Deux ans après le refus par le peuple de la réforme conjointe des premier et deuxième piliers, le projet doit maintenir les rentes et garantir un financement stable de l'AVS. Il devrait alléger les comptes de 2,8 milliards de francs en 2030. Une autre réforme devrait toutefois suivre au milieu des années 2020.
"Un signal très fort"
Interrogé mercredi dans Forum, le conseiller fédéral Alain Berset défend cette nouvelle réforme. "Le plus important est que l'on garantisse une bonne flexibilité de l'âge de la retraite. Ce n'est pas d'imposer aux gens à quel âge ils doivent partir, mais qu'on offre des bonnes conditions pour tout le monde. Le deuxième élément consiste à avoir une compensation forte pour les femmes concernées. Avec 700 millions de francs, le Conseil fédéral a donné un signal très fort" estime-t-il.
"De plus, il y a le compromis dans le deuxième pilier (voir encadré) qui va représenter une amélioration essentielle pour les femmes notamment pour celles qui travaillent à temps partiel ou qui ont des revenus pas très élevés. A cela s'ajoute encore la prestation complémentaire décidée par le Conseil fédéral qui va aussi amener des prestations très importantes pour les personnes qui, au-delà de 60 ans, ont de la peine à rester sur le marché du travail", poursuit Alain Berset.
ats/gma
Compromis sur le 2e pilier
La décision du gouvernement intervient un jour après un compromis sur la prévoyance professionnelle. Les partenaires sociaux proposent de ramener d'un coup de 6,8% à 6% le taux de conversion du capital en rente mais prévoient une série de mesures d'accompagnement pour éviter la fonte des rentes.

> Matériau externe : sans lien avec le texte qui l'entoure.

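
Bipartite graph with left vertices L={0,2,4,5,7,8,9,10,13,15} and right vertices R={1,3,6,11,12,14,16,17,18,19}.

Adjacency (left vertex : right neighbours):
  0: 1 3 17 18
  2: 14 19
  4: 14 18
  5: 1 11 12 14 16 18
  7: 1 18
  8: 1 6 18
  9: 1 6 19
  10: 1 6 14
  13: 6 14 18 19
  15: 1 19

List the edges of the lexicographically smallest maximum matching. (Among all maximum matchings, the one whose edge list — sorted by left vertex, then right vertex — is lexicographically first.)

Lex-smallest maximum matching: {(0,3), (2,14), (4,18), (5,11), (7,1), (8,6), (9,19)}

|M| = 7 (so the lex-smallest maximum matching has 7 edges)
process left vertices in ascending order; for each, take the smallest-labelled available neighbour that still permits 7 edges overall, or leave it unmatched if none does
lex-smallest matching: {0-3, 2-14, 4-18, 5-11, 7-1, 8-6, 9-19}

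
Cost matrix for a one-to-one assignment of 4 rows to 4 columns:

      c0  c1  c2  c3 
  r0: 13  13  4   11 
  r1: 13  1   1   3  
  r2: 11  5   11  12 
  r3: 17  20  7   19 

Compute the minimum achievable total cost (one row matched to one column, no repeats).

Minimum assignment cost: 28

optimal assignment: row0→col0 (cost 13), row1→col3 (cost 3), row2→col1 (cost 5), row3→col2 (cost 7)
total = 13 + 3 + 5 + 7 = 28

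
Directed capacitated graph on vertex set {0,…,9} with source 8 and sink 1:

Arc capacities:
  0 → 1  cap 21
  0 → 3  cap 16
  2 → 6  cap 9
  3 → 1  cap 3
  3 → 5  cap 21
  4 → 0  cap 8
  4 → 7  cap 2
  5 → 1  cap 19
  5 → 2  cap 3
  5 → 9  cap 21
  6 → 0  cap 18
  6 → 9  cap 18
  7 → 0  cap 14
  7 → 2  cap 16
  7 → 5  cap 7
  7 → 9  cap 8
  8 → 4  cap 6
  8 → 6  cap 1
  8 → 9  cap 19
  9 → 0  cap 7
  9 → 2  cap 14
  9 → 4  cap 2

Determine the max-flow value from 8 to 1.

augment #1: 8→4→0→1 bottleneck 6, total now 6
augment #2: 8→6→0→1 bottleneck 1, total now 7
augment #3: 8→9→0→1 bottleneck 7, total now 14
augment #4: 8→9→4→0→1 bottleneck 2, total now 16
augment #5: 8→9→2→6→0→1 bottleneck 5, total now 21
augment #6: 8→9→2→6→0→3→1 bottleneck 3, total now 24
augment #7: 8→9→2→6→0→3→5→1 bottleneck 1, total now 25

Maximum flow value: 25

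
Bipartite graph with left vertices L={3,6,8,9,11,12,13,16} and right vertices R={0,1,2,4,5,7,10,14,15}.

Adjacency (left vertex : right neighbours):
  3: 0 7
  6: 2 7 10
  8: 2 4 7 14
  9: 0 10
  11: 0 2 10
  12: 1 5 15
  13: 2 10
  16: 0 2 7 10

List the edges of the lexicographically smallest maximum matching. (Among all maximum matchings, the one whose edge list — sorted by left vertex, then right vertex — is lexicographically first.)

Lex-smallest maximum matching: {(3,0), (6,2), (8,4), (9,10), (12,1), (16,7)}

|M| = 6 (so the lex-smallest maximum matching has 6 edges)
process left vertices in ascending order; for each, take the smallest-labelled available neighbour that still permits 6 edges overall, or leave it unmatched if none does
lex-smallest matching: {3-0, 6-2, 8-4, 9-10, 12-1, 16-7}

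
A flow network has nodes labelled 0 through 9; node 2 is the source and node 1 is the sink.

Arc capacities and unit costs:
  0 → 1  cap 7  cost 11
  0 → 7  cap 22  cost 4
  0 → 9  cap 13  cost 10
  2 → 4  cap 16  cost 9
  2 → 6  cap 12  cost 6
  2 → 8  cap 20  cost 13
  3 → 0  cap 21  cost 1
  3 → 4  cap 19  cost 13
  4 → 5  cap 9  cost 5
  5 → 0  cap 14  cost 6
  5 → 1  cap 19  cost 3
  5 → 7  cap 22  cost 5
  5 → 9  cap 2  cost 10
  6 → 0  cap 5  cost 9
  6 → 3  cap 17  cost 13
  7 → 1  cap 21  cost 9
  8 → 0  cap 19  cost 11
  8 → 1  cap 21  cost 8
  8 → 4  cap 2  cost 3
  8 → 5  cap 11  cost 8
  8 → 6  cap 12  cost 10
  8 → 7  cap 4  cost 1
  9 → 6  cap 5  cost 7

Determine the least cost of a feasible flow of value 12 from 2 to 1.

Minimum cost for 12 units: 216

shortest-cost path #1: 2→4→5→1 push 9 @ unit cost 17 (adds 153)
shortest-cost path #2: 2→8→1 push 3 @ unit cost 21 (adds 63)
total cost = 216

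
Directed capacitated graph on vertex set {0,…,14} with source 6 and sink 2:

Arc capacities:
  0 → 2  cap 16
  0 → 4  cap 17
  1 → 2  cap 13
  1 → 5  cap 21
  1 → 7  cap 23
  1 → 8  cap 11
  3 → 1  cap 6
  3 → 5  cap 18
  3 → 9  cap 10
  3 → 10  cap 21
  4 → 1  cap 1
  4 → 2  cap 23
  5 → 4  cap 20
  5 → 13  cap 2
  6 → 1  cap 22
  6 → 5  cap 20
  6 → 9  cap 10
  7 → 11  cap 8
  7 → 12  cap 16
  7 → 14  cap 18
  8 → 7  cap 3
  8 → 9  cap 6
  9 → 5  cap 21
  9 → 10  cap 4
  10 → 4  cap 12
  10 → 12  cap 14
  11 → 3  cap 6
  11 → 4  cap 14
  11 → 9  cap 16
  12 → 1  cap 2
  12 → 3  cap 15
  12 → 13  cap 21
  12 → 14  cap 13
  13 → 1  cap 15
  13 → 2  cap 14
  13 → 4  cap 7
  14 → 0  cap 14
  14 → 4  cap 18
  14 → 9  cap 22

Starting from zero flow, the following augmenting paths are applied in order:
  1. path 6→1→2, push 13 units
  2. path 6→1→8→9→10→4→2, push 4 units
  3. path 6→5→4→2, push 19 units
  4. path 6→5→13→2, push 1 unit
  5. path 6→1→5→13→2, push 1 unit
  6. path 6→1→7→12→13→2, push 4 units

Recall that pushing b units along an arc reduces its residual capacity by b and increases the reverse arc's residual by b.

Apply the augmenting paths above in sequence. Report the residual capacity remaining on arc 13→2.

after path 1 (6→1→2, push 13): res(13,2)=14
after path 2 (6→1→8→9→10→4→2, push 4): res(13,2)=14
after path 3 (6→5→4→2, push 19): res(13,2)=14
after path 4 (6→5→13→2, push 1): res(13,2)=13
after path 5 (6→1→5→13→2, push 1): res(13,2)=12
after path 6 (6→1→7→12→13→2, push 4): res(13,2)=8

Residual capacity of (13,2): 8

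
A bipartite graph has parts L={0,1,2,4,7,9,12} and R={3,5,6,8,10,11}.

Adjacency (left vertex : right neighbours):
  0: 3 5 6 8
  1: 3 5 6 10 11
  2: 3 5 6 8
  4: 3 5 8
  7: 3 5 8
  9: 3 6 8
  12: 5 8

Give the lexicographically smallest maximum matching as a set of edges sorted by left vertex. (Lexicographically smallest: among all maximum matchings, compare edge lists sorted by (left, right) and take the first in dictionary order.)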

Ceux qui auraient plus de 50 ans à l'entrée en vigueur de la réforme toucheraient un supplément de rente fixe financé solidairement via une cotisation salariale de 0,5%. La part de salaire assuré serait augmentée (ce qui profiterait aux petits salaires). Il n'y aurait plus quatre paliers de cotisations, mais seulement deux avec un plafond à partir de 45 ans afin de favoriser l'emploi des personnes plus âgées.
Avis partagés des partis
Le Conseil fédéral ne parvient toujours pas à réunir les faveurs derrière sa réforme de l'AVS. Les compensations accordées aux femmes pour faire passer la hausse de l'âge de la retraite ne sont pas suffisantes pour la gauche et les syndicats; elles sont excessives pour les milieux patronaux et la droite
Le PS rejette notamment cette nouvelle tentative de compromis sous sa forme actuelle. Il rappelle que les femmes gagnent toujours moins que les hommes et que leurs rentes sont nettement plus basses. Interrogée jeudi dans La Matinale, la co-présidente des femmes socialistes suisses Martine Docourt se disait "pas convaincue". Cette réforme "ne va pas assez loin pour la situation des femmes. On sait que le passage à la retraite fait qu'elles ont 40% de moins et cette retraite ne permettrait pas d'y pallier", estime-t-elle.
Mais le même âge de retraite pour tous, n'est-ce pas un signe d'égalité? "C'est un argument qu'on entend régulièrement, mais on doit travailler sur l'ensemble des mesures à prendre dans le domaine: l'égalité salariale, la valorisation des métiers typiquement féminins... c'est une piste. Et une fois qu'on aura amélioré la situation des femmes, on pourra penser à l'âge de la retraite", répond-t-elle.
Son interview complète dans La Matinale de jeudi:
Même son de cloche du côté de l'Union syndicale suisse (USS), qui déplore qu'au lieu de s'attaquer à la vraie problématique des rentes insuffisantes, "le Conseil fédéral continue de miser sur un relèvement de l'âge de la retraite des femmes".
Le PDC et le PLR reçoivent plus favorablement le projet présenté par Alain Berset, tout comme les Vert'libéraux qui jugent "équitables" les principaux éléments de la réforme.